Symposium bridges cancer research across Cornell
By Krishna Ramanujan
The second annual Intercampus Cancer Symposium, Oct. 11 at the Cornell College of Veterinary Medicine, will highlight the wide range of cancer research taking place at Cornell’s Ithaca campus and at Weill Cornell Medicine in New York City.
Cutting-edge cancer research at Cornell occurs across many different departments, colleges and the two campuses, yet historically there has not been a unified cancer research effort. The inaugural symposium, held in April 2018, showcased cancer research on Cornell’s Ithaca campus, and helped inform researchers from both campuses of the breadth of ongoing work.
The second symposium seeks to foster more interaction between cancer researchers in Ithaca and New York City by featuring speakers from both campuses.
“We have done pretty well over the last year to identify common interests and now is the time for us to leverage expertise from the two campuses to act on these interests more directly,” said Claudia Fischbach, professor of biomedical engineering and co-director of the Cornell Center on the Physics of Cancer Metabolism.
Cornell’s Ithaca campus has particular strengths in biology and the physical sciences, which allows researchers there to employ animal and engineering models of cancer, drug development approaches, state-of-the-art imaging, computational biology and cell biology to better understand the disease.
Meanwhile, researchers at Weill Cornell Medicine integrate basic biology, precision medicine, and translational research programs into new approaches for prevention, treatment and cure of cancer.
This year’s symposium will include four sessions, discussing: the tumor microenvironment; cancer modeling and analysis; drug discovery/delivery and cell therapy; and cancer cell biology. Each session will feature a mix of presentations from the Ithaca campus and Weill Cornell Medicine.
There will be two keynote speakers: Carl June, director of the Center for Cellular Immunotherapies and professor of pathology and laboratory medicine at the University of Pennsylvania, will discuss “Cell Therapy for Cancer;” and Stephen Quake, the Lee Otterson Professor of Bioengineering at Stanford University and an Andrew D. White Professor-At-Large at Cornell University this semester, will deliver a talk titled “Dissecting Tumors with Genomics: What’s the Value for Patients?”

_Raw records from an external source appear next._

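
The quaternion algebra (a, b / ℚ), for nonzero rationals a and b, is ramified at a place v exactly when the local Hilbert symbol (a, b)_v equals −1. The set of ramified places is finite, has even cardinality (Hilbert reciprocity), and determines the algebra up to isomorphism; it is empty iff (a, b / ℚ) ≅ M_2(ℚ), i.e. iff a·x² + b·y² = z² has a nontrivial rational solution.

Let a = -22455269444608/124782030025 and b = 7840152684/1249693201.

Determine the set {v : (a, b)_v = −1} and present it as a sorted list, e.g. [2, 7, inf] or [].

(a, b) ≡ (-187, 91) mod (ℚ^×)²; places V = {2, 3, 5, 7, 11, 13, 17, 23, 29, 31, 43, 53, ∞}.
(a,b)_11: α=1, u≡1; β=0, v≡5 (mod 11); (1|11)=+1, (5|11)=+1; sign (−1)^0·+1^0·+1^1 = +1.
(a,b)_5: α=-2, u≡2; β=0, v≡4 (mod 5); (2|5)=-1, (4|5)=+1; sign (−1)^0·-1^0·+1^-2 = +1.
(a,b)_29: α=0, u≡20; β=-2, v≡16 (mod 29); (20|29)=+1, (16|29)=+1; sign (−1)^0·+1^-2·+1^0 = +1.
(a,b)_2: α=10, β=2; u≡5, v≡3 (mod 8); ε(u)ε(v)=0·1, αω(v)=10·1, βω(u)=2·1; sum ≡ 0  ⇒  +1.
(a,b)_53: α=-2, u≡13; β=-2, v≡1 (mod 53); (13|53)=+1, (1|53)=+1; sign (−1)^0·+1^-2·+1^-2 = +1.
(a,b)_23: α=0, u≡19; β=-2, v≡11 (mod 23); (19|23)=-1, (11|23)=-1; sign (−1)^0·-1^-2·-1^0 = +1.
(a,b)_3: α=0, u≡2; β=2, v≡1 (mod 3); (2|3)=-1, (1|3)=+1; sign (−1)^0·-1^2·+1^0 = +1.
(a,b)_17: α=3, u≡10; β=2, v≡11 (mod 17); (10|17)=-1, (11|17)=-1; sign (−1)^0·-1^2·-1^3 = -1.
(a,b)_13: α=2, u≡5; β=3, v≡11 (mod 13); (5|13)=-1, (11|13)=-1; sign (−1)^0·-1^3·-1^2 = -1.
(a,b)_7: α=4, u≡4; β=3, v≡5 (mod 7); (4|7)=+1, (5|7)=-1; sign (−1)^0·+1^3·-1^4 = +1.
(a,b)_43: α=-2, u≡8; β=0, v≡33 (mod 43); (8|43)=-1, (33|43)=-1; sign (−1)^0·-1^0·-1^-2 = +1.
(a,b)_∞: sgn(-187)=−, sgn(91)=+, so +1.
(a,b)_31: α=-2, u≡15; β=0, v≡30 (mod 31); (15|31)=-1, (30|31)=-1; sign (−1)^0·-1^0·-1^-2 = +1.
(-187, 91 / ℚ) ramifies at {13, 17}: a division algebra.

[13, 17]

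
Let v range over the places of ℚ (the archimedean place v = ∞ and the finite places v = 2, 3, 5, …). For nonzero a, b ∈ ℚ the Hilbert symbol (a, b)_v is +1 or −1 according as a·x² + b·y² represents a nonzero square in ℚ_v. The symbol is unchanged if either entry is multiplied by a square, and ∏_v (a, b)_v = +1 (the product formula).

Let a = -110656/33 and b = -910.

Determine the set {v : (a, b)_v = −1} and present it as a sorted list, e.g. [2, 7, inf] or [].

Mod squares: a ≡ -57057, b ≡ -910. Check v ∈ {∞, 2, 3, 5, 7, 11, 13, 19}.
v=11: a=11^-1·(≡5), b=11^0·(≡3) mod 11; (5|11)=+1, (3|11)=+1; (−1)^{-1·0·5}·(+1)^0·(+1)^-1 = +1.
v=3: a=3^-1·(≡1), b=3^0·(≡2) mod 3; (1|3)=+1, (2|3)=-1; (−1)^{-1·0·1}·(+1)^0·(-1)^-1 = -1.
v=∞: -57057 < 0 and -910 < 0  ⇒  (a,b)_∞ = -1.
v=7: a=7^1·(≡1), b=7^1·(≡3) mod 7; (1|7)=+1, (3|7)=-1; (−1)^{1·1·3}·(+1)^1·(-1)^1 = +1.
v=13: a=13^1·(≡6), b=13^1·(≡8) mod 13; (6|13)=-1, (8|13)=-1; (−1)^{1·1·6}·(-1)^1·(-1)^1 = +1.
v=2: v_2(a)=6, v_2(b)=1; units ≡ 7, 1 (mod 8); ε·ε+αω+βω = 1·0+6·0+1·0 ≡ 0  ⇒  (a,b)_2 = +1.
v=19: a=19^1·(≡2), b=19^0·(≡2) mod 19; (2|19)=-1, (2|19)=-1; (−1)^{1·0·9}·(-1)^0·(-1)^1 = -1.
v=5: a=5^0·(≡3), b=5^1·(≡3) mod 5; (3|5)=-1, (3|5)=-1; (−1)^{0·1·2}·(-1)^1·(-1)^0 = -1.
Ram(-57057, -910) = {3, 5, 19, ∞}; no ℚ_3-point on the conic.

[3, 5, 19, inf]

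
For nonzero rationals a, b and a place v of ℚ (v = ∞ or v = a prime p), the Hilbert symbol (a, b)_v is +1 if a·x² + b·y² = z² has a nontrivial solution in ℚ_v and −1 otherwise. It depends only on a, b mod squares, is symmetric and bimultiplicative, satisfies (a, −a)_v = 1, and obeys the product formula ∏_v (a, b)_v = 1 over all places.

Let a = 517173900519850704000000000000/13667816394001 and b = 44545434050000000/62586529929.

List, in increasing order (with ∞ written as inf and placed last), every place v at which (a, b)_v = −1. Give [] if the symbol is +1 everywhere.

[2, 29]

Mod squares: a ≡ 221, b ≡ 36482. Check v ∈ {∞, 2, 3, 5, 7, 11, 13, 17, 19, 29, 37}.
v=2: v_2(a)=16, v_2(b)=7; units ≡ 5, 1 (mod 8); ε·ε+αω+βω = 0·0+16·0+7·1 ≡ 1  ⇒  (a,b)_2 = -1.
v=37: a=37^2·(≡33), b=37^1·(≡22) mod 37; (33|37)=+1, (22|37)=-1; (−1)^{2·1·18}·(+1)^1·(-1)^2 = +1.
v=17: a=17^5·(≡16), b=17^3·(≡1) mod 17; (16|17)=+1, (1|17)=+1; (−1)^{5·3·8}·(+1)^3·(+1)^5 = +1.
v=29: a=29^2·(≡10), b=29^1·(≡27) mod 29; (10|29)=-1, (27|29)=-1; (−1)^{2·1·14}·(-1)^1·(-1)^2 = -1.
v=5: a=5^12·(≡4), b=5^8·(≡2) mod 5; (4|5)=+1, (2|5)=-1; (−1)^{12·8·2}·(+1)^8·(-1)^12 = +1.
v=13: a=13^3·(≡3), b=13^2·(≡1) mod 13; (3|13)=+1, (1|13)=+1; (−1)^{3·2·6}·(+1)^2·(+1)^3 = +1.
v=11: a=11^-2·(≡1), b=11^-2·(≡6) mod 11; (1|11)=+1, (6|11)=-1; (−1)^{-2·-2·5}·(+1)^-2·(-1)^-2 = +1.
v=3: a=3^2·(≡2), b=3^-4·(≡2) mod 3; (2|3)=-1, (2|3)=-1; (−1)^{2·-4·1}·(-1)^-4·(-1)^2 = +1.
v=7: a=7^-4·(≡2), b=7^-2·(≡6) mod 7; (2|7)=+1, (6|7)=-1; (−1)^{-4·-2·3}·(+1)^-2·(-1)^-4 = +1.
v=19: a=19^-6·(≡12), b=19^-4·(≡13) mod 19; (12|19)=-1, (13|19)=-1; (−1)^{-6·-4·9}·(-1)^-4·(-1)^-6 = +1.
v=∞: 221 > 0 and 36482 > 0  ⇒  (a,b)_∞ = +1.
(221, 36482 / ℚ) ramifies at {2, 29}: a division algebra.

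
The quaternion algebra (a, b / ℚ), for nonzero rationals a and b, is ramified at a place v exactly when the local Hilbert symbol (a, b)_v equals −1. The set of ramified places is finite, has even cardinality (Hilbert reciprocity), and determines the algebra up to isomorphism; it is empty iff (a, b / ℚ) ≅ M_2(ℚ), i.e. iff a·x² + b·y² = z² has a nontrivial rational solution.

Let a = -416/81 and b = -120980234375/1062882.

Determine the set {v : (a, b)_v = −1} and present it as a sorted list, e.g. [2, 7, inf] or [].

(a, b) ≡ (-26, -1870) mod (ℚ^×)²; places V = {2, 3, 5, 7, 11, 13, 17, ∞}.
(a,b)_13: α=1, u≡11; β=2, v≡8 (mod 13); (11|13)=-1, (8|13)=-1; sign (−1)^0·-1^2·-1^1 = -1.
(a,b)_2: α=5, β=-1; u≡3, v≡1 (mod 8); ε(u)ε(v)=1·0, αω(v)=5·0, βω(u)=-1·1; sum ≡ 1  ⇒  -1.
(a,b)_17: α=0, u≡2; β=1, v≡15 (mod 17); (2|17)=+1, (15|17)=+1; sign (−1)^0·+1^1·+1^0 = +1.
(a,b)_11: α=0, u≡6; β=1, v≡2 (mod 11); (6|11)=-1, (2|11)=-1; sign (−1)^0·-1^1·-1^0 = -1.
(a,b)_∞: sgn(-26)=−, sgn(-1870)=−, so -1.
(a,b)_5: α=0, u≡4; β=7, v≡4 (mod 5); (4|5)=+1, (4|5)=+1; sign (−1)^0·+1^7·+1^0 = +1.
(a,b)_7: α=0, u≡1; β=2, v≡5 (mod 7); (1|7)=+1, (5|7)=-1; sign (−1)^0·+1^2·-1^0 = +1.
(a,b)_3: α=-4, u≡1; β=-12, v≡2 (mod 3); (1|3)=+1, (2|3)=-1; sign (−1)^0·+1^-12·-1^-4 = +1.
Ram(-26, -1870) = {2, 11, 13, ∞}; no ℚ_2-point on the conic.

[2, 11, 13, inf]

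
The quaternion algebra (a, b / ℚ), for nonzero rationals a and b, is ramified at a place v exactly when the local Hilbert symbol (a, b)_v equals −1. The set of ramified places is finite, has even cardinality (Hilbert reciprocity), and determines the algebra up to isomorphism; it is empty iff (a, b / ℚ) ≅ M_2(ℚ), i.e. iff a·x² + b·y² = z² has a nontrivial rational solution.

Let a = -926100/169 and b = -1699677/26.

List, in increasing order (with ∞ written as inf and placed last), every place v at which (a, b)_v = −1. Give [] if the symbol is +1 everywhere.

[3, 7, 13, inf]

Mod squares: a ≡ -21, b ≡ -9282. Check v ∈ {∞, 2, 3, 5, 7, 13, 17, 23}.
v=5: a=5^2·(≡4), b=5^0·(≡3) mod 5; (4|5)=+1, (3|5)=-1; (−1)^{2·0·2}·(+1)^0·(-1)^2 = +1.
v=3: a=3^3·(≡2), b=3^3·(≡2) mod 3; (2|3)=-1, (2|3)=-1; (−1)^{3·3·1}·(-1)^3·(-1)^3 = -1.
v=17: a=17^0·(≡8), b=17^1·(≡9) mod 17; (8|17)=+1, (9|17)=+1; (−1)^{0·1·8}·(+1)^1·(+1)^0 = +1.
v=2: v_2(a)=2, v_2(b)=-1; units ≡ 3, 7 (mod 8); ε·ε+αω+βω = 1·1+2·0+-1·1 ≡ 0  ⇒  (a,b)_2 = +1.
v=13: a=13^-2·(≡7), b=13^-1·(≡4) mod 13; (7|13)=-1, (4|13)=+1; (−1)^{-2·-1·6}·(-1)^-1·(+1)^-2 = -1.
v=7: a=7^3·(≡2), b=7^1·(≡1) mod 7; (2|7)=+1, (1|7)=+1; (−1)^{3·1·3}·(+1)^1·(+1)^3 = -1.
v=∞: -21 < 0 and -9282 < 0  ⇒  (a,b)_∞ = -1.
v=23: a=23^0·(≡8), b=23^2·(≡10) mod 23; (8|23)=+1, (10|23)=-1; (−1)^{0·2·11}·(+1)^2·(-1)^0 = +1.
|Ram(-21, -9282)| = 4, even; anisotropic at {3, 7, 13, ∞}.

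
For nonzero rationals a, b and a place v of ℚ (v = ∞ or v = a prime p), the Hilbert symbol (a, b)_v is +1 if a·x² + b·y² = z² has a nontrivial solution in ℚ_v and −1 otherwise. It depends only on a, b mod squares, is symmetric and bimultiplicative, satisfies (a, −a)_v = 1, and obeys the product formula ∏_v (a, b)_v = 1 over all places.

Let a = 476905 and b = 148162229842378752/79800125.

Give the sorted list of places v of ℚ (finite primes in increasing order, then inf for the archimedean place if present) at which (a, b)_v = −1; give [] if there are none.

Mod squares: a ≡ 476905, b ≡ 690690. Check v ∈ {∞, 2, 3, 5, 7, 11, 13, 17, 23, 29, 31, 47}.
v=∞: 476905 > 0 and 690690 > 0  ⇒  (a,b)_∞ = +1.
v=23: a=23^1·(≡12), b=23^1·(≡17) mod 23; (12|23)=+1, (17|23)=-1; (−1)^{1·1·11}·(+1)^1·(-1)^1 = +1.
v=29: a=29^1·(≡2), b=29^2·(≡27) mod 29; (2|29)=-1, (27|29)=-1; (−1)^{1·2·14}·(-1)^2·(-1)^1 = -1.
v=7: a=7^0·(≡2), b=7^1·(≡3) mod 7; (2|7)=+1, (3|7)=-1; (−1)^{0·1·3}·(+1)^1·(-1)^0 = +1.
v=13: a=13^1·(≡12), b=13^1·(≡3) mod 13; (12|13)=+1, (3|13)=+1; (−1)^{1·1·6}·(+1)^1·(+1)^1 = +1.
v=3: a=3^0·(≡1), b=3^5·(≡1) mod 3; (1|3)=+1, (1|3)=+1; (−1)^{0·5·1}·(+1)^5·(+1)^0 = +1.
v=11: a=11^1·(≡4), b=11^1·(≡8) mod 11; (4|11)=+1, (8|11)=-1; (−1)^{1·1·5}·(+1)^1·(-1)^1 = +1.
v=5: a=5^1·(≡1), b=5^-3·(≡2) mod 5; (1|5)=+1, (2|5)=-1; (−1)^{1·-3·2}·(+1)^-3·(-1)^1 = -1.
v=47: a=47^0·(≡43), b=47^-2·(≡21) mod 47; (43|47)=-1, (21|47)=+1; (−1)^{0·-2·23}·(-1)^-2·(+1)^0 = +1.
v=31: a=31^0·(≡1), b=31^2·(≡18) mod 31; (1|31)=+1, (18|31)=+1; (−1)^{0·2·15}·(+1)^2·(+1)^0 = +1.
v=2: v_2(a)=0, v_2(b)=15; units ≡ 1, 1 (mod 8); ε·ε+αω+βω = 0·0+0·0+15·0 ≡ 0  ⇒  (a,b)_2 = +1.
v=17: a=17^0·(≡4), b=17^-2·(≡3) mod 17; (4|17)=+1, (3|17)=-1; (−1)^{0·-2·8}·(+1)^-2·(-1)^0 = +1.
|Ram(476905, 690690)| = 2, even; anisotropic at {5, 29}.

[5, 29]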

An American Cancer Society representative will lead a workshop on funding opportunities for registered junior faculty, trainees, postdoctoral researchers and staff. A poster session will feature a “People’s Choice Award” judged by community members, who will evaluate posters based on lay summaries presented by students.
The event will conclude with a panel discussion with university leaders on the state of cancer research at Cornell.
With the launch this year of the Cornell Center for Immunology, the many links between immunology and cancer will be a theme of this year’s symposium.
Leading faculty from Weill Cornell Medicine’s Sandra and Edward Meyer Cancer Center – including Lewis Cantley, the Meyer Director of the Meyer Cancer Center and co-director of the Center on the Physics of Cancer Metabolism – and their trainees are scheduled to attend the event.
The symposium’s organizing committee includes Fischbach; Rick Cerione, the Goldwin Smith Professor of Pharmacology and Chemical Biology; Ankur Singh, associate professor of mechanical and aerospace engineering; and Robert Weiss, professor of molecular genetics, from Cornell’s Ithaca campus, and Cantley; Julie Boyer, an associate research professor of molecular biology in medicine and associate director of administration at the Meyer Cancer Center; Steve Lipkin, professor of medicine; and Barry Sleckman, professor of pathology and laboratory medicine and of microbiology and immunology, from Weill Cornell Medicine.